Namun, meskipun kancil terkenal sebagai binatang yang cerdik, dia tidak pernah berhenti berhati-hati. Di hutan itu, ada satu musuh yang selalu membuatnya waspada—seorang buaya besar yang tinggal di sungai yang membelah hutan. Buaya itu terkenal sangat ganas dan pemarah. Setiap kali ada binatang yang mendekat ke sungai, buaya itu akan menunggu dengan sabar di dalam air, siap melahap siapa saja yang ceroboh.

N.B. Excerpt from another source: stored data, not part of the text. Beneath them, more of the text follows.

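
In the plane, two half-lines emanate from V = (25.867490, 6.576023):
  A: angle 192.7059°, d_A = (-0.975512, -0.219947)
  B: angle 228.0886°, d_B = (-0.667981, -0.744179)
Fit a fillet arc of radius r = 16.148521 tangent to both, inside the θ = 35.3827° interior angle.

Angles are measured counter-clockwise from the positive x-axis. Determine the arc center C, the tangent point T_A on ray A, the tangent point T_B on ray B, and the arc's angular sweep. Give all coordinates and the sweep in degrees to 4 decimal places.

center=(-19.9673,-20.3122) T_A=(-23.5192,-4.5591) T_B=(-7.9500,-31.0991) sweep=144.6173

bisector direction at 210.3973° = (-0.862538,-0.505992)
center distance |VC| = r/sin(θ/2) = 16.148521/sin(17.6913°) = 53.139497
C = V + |VC|·bis = (-19.9673,-20.3122)
T_A = V + ((C−V)·d_A)·d_A = V + 50.6264·d_A = (-23.5192,-4.5591)
T_B = V + ((C−V)·d_B)·d_B = V + 50.6264·d_B = (-7.9500,-31.0991)
sweep = 180° − θ = 144.6173°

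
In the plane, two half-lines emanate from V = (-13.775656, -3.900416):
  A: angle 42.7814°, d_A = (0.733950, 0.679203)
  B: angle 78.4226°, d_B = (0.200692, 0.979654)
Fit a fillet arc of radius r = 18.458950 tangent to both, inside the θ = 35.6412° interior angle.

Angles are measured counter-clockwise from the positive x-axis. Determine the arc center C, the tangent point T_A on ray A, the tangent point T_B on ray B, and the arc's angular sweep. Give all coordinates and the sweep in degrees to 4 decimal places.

center=(15.8318,48.6487) T_A=(28.3692,35.1008) T_B=(-2.2516,52.3533) sweep=144.3588

bisector direction at 60.6020° = (0.490873,0.871231)
center distance |VC| = r/sin(θ/2) = 18.458950/sin(17.8206°) = 60.315952
C = V + |VC|·bis = (15.8318,48.6487)
T_A = V + ((C−V)·d_A)·d_A = V + 57.4220·d_A = (28.3692,35.1008)
T_B = V + ((C−V)·d_B)·d_B = V + 57.4220·d_B = (-2.2516,52.3533)
sweep = 180° − θ = 144.3588°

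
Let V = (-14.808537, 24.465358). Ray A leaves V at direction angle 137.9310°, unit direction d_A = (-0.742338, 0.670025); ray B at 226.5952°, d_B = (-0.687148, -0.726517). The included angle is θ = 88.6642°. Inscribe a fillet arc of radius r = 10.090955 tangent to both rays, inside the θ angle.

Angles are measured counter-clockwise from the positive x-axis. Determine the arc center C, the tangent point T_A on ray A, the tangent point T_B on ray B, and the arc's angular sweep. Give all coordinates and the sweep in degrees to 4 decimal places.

bisector direction at 182.2631° = (-0.999220,-0.039488)
center distance |VC| = r/sin(θ/2) = 10.090955/sin(44.3321°) = 14.440071
C = V + |VC|·bis = (-29.2373,23.8951)
T_A = V + ((C−V)·d_A)·d_A = V + 10.3290·d_A = (-22.4762,31.3860)
T_B = V + ((C−V)·d_B)·d_B = V + 10.3290·d_B = (-21.9061,16.9612)
sweep = 180° − θ = 91.3358°

center=(-29.2373,23.8951) T_A=(-22.4762,31.3860) T_B=(-21.9061,16.9612) sweep=91.3358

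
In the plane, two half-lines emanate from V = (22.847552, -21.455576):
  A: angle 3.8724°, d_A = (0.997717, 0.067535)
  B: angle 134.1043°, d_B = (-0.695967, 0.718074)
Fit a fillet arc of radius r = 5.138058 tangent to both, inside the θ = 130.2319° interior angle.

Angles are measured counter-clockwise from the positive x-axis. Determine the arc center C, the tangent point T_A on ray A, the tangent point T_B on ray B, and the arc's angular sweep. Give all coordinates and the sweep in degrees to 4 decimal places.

bisector direction at 68.9883° = (0.358558,0.933508)
center distance |VC| = r/sin(θ/2) = 5.138058/sin(65.1159°) = 5.663886
C = V + |VC|·bis = (24.8784,-16.1683)
T_A = V + ((C−V)·d_A)·d_A = V + 2.3833·d_A = (25.2254,-21.2946)
T_B = V + ((C−V)·d_B)·d_B = V + 2.3833·d_B = (21.1889,-19.7442)
sweep = 180° − θ = 49.7681°

center=(24.8784,-16.1683) T_A=(25.2254,-21.2946) T_B=(21.1889,-19.7442) sweep=49.7681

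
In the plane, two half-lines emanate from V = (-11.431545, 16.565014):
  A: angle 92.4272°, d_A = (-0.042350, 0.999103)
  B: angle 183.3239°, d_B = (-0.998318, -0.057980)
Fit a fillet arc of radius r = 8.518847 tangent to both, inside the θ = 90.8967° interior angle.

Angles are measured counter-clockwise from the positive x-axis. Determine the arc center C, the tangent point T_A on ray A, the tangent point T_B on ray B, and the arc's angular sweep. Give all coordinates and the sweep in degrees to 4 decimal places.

center=(-20.2979,24.5833) T_A=(-11.7867,24.9440) T_B=(-19.8040,16.0788) sweep=89.1033

bisector direction at 137.8755° = (-0.741690,0.670743)
center distance |VC| = r/sin(θ/2) = 8.518847/sin(45.4483°) = 11.954291
C = V + |VC|·bis = (-20.2979,24.5833)
T_A = V + ((C−V)·d_A)·d_A = V + 8.3866·d_A = (-11.7867,24.9440)
T_B = V + ((C−V)·d_B)·d_B = V + 8.3866·d_B = (-19.8040,16.0788)
sweep = 180° − θ = 89.1033°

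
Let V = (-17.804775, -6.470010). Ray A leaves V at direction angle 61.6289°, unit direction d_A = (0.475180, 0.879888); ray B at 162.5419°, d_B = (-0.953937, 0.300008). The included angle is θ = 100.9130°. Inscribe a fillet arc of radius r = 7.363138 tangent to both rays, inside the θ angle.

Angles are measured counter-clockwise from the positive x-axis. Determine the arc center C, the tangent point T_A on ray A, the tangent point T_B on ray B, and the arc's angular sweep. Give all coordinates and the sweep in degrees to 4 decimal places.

center=(-21.3948,2.3777) T_A=(-14.9161,-1.1211) T_B=(-23.6038,-4.6462) sweep=79.0870

bisector direction at 112.0854° = (-0.375988,0.926624)
center distance |VC| = r/sin(θ/2) = 7.363138/sin(50.4565°) = 9.548363
C = V + |VC|·bis = (-21.3948,2.3777)
T_A = V + ((C−V)·d_A)·d_A = V + 6.0791·d_A = (-14.9161,-1.1211)
T_B = V + ((C−V)·d_B)·d_B = V + 6.0791·d_B = (-23.6038,-4.6462)
sweep = 180° − θ = 79.0870°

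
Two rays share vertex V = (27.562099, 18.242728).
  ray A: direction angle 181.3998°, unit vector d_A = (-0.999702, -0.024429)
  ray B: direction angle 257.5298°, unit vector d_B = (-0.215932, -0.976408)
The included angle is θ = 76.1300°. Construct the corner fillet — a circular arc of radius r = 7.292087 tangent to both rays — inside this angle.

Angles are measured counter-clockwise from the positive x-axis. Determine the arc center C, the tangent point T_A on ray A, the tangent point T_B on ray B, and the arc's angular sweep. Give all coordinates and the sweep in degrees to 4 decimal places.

bisector direction at 219.4648° = (-0.772015,-0.635604)
center distance |VC| = r/sin(θ/2) = 7.292087/sin(38.0650°) = 11.827147
C = V + |VC|·bis = (18.4314,10.7253)
T_A = V + ((C−V)·d_A)·d_A = V + 9.3117·d_A = (18.2532,18.0153)
T_B = V + ((C−V)·d_B)·d_B = V + 9.3117·d_B = (25.5514,9.1508)
sweep = 180° − θ = 103.8700°

center=(18.4314,10.7253) T_A=(18.2532,18.0153) T_B=(25.5514,9.1508) sweep=103.8700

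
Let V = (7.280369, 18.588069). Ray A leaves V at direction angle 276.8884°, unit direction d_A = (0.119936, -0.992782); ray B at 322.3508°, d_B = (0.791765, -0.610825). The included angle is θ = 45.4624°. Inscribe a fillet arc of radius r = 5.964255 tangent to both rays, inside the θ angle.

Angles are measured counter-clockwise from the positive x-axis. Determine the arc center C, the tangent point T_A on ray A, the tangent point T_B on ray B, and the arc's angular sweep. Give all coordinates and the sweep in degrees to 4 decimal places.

bisector direction at 299.6196° = (0.494239,-0.869326)
center distance |VC| = r/sin(θ/2) = 5.964255/sin(22.7312°) = 15.435109
C = V + |VC|·bis = (14.9090,5.1699)
T_A = V + ((C−V)·d_A)·d_A = V + 14.2362·d_A = (8.9878,4.4546)
T_B = V + ((C−V)·d_B)·d_B = V + 14.2362·d_B = (18.5521,9.8922)
sweep = 180° − θ = 134.5376°

center=(14.9090,5.1699) T_A=(8.9878,4.4546) T_B=(18.5521,9.8922) sweep=134.5376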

Suatu pagi yang cerah, Kancil sedang berjalan menyusuri hutan. Dengan langkah ringan, dia melewati berbagai macam tumbuhan dan mendekati sungai tempat si buaya biasa bersembunyi. Tiba-tiba, dia mendengar suara gemericik air. Ketika dia menoleh, dia melihat buaya besar yang sedang meluncur perlahan di permukaan sungai, matanya menatap tajam. Buaya itu sudah lama menunggu saat yang tepat untuk menangkap kancil yang tak curiga.
Kancil yang cerdik segera menyadari bahaya itu. Dia tahu, jika dia mencoba melarikan diri, buaya itu akan dengan mudah mengejarnya di air. Namun, kancil juga tahu bahwa dia harus menggunakan akal dan kecerdasannya untuk menghindari bahaya. Dengan tenang, Kancil mendekati buaya dan berkata dengan suara yang tenang namun penuh keyakinan, "Buaya, saya mendengar kabar bahwa kamu adalah binatang yang paling kuat dan paling hebat di hutan ini. Banyak yang bilang kamu bisa memakan apa saja yang datang ke sungai ini, dan tak ada yang bisa mengalahkanmu."
Buaya yang sombong mendengarnya dan merasa bangga. "Tentu saja! Aku adalah penguasa sungai ini. Tak ada binatang yang lebih kuat dariku," jawab buaya dengan penuh keyakinan.
Kancil melanjutkan, "Saya juga mendengar bahwa kamu bisa memakan dua kancil dalam satu waktu, dan bahkan lebih kuat dari serigala atau harimau sekalipun. Tapi, saya rasa kamu belum pernah bertemu dengan kancil yang benar-benar cerdik seperti saya."
Buaya itu semakin tersanjung dengan kata-kata Kancil, "Kamu benar! Aku adalah yang terhebat, dan semua binatang takut padaku. Apa yang bisa kamu lakukan untuk menunjukkan bahwa kamu lebih cerdik dariku?"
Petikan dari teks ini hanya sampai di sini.